There are so many other places that cuts can be made. Please don’t make them in our education system. Our children need us to support their future … they ARE our future.
Please be that person or organization or government official. Please help save our teachers and our staff and our programs. Please help our community. Save our school.
Erika L. Smith
Beaver River Family Member
Our students are also stepping up. The support I've seen come from them in the last 24 hours has been amazing! Signs, banners, posters, streamers. Their motto has become SOS ... Save Our School. So many wore white T-shirts today decorated with those letters - my kids included. The most amazing ones also mentioned on the back that "our God is greater" than all of this. And He is. We need to remember that. We need to count on that.
There was one shirt, though, that made me sad as I saw streams of them in the hallways this morning. One high school boy had the SOS on his shirt just like the others, only his first "S" stood for "sink". My own heart sank reading it. Given all the emotion he must have seen yesterday, I can't imagine what kind of heart he must have to make and wear that.

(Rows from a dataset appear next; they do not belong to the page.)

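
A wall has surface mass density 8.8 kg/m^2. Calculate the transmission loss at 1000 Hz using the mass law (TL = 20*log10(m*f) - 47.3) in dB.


Given values:
  m = 8.8 kg/m^2, f = 1000 Hz
Formula: TL = 20 * log10(m * f) - 47.3
Compute m * f = 8.8 * 1000 = 8800.0
Compute log10(8800.0) = 3.944483
Compute 20 * 3.944483 = 78.8897
TL = 78.8897 - 47.3 = 31.59

31.59 dB


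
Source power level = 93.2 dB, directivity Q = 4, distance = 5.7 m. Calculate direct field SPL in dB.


Given values:
  Lw = 93.2 dB, Q = 4, r = 5.7 m
Formula: SPL = Lw + 10 * log10(Q / (4 * pi * r^2))
Compute 4 * pi * r^2 = 4 * pi * 5.7^2 = 408.2814
Compute Q / denom = 4 / 408.2814 = 0.00979716
Compute 10 * log10(0.00979716) = -20.089
SPL = 93.2 + (-20.089) = 73.11

73.11 dB


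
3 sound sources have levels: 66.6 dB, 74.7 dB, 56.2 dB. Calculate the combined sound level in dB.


Formula: L_total = 10 * log10( sum(10^(Li/10)) )
  Source 1: 10^(66.6/10) = 4570881.8961
  Source 2: 10^(74.7/10) = 29512092.2667
  Source 3: 10^(56.2/10) = 416869.3835
Sum of linear values = 34499843.5463
L_total = 10 * log10(34499843.5463) = 75.38

75.38 dB


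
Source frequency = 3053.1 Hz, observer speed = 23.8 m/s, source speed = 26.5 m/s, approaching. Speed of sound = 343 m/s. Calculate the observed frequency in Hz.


Given values:
  f_s = 3053.1 Hz, v_o = 23.8 m/s, v_s = 26.5 m/s
  Direction: approaching
Formula: f_o = f_s * (c + v_o) / (c - v_s)
Numerator: c + v_o = 343 + 23.8 = 366.8
Denominator: c - v_s = 343 - 26.5 = 316.5
f_o = 3053.1 * 366.8 / 316.5 = 3538.32

3538.32 Hz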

I wanted to ask him what his dream was to be when he grew up. Then I wanted to tell him that the teachers he sits with every day had a dream, too. Their dream was to become a teacher, his teacher, and to touch the hearts of kids just like him. To touch their hearts and train their minds. To teach and guide and mentor and encourage them to become everything they want to be. To reach for their dream!
I hope someone will be bolder than I was this morning. I hope someone will gently encourage him to reconsider his statement. And I hope that he does.
Because these teachers, these administrators, these assistants and other support staff ... their all feeling like their dream has been ripped out of their hearts.
Save Our School. And if you don't live here in our district, do something to save yours.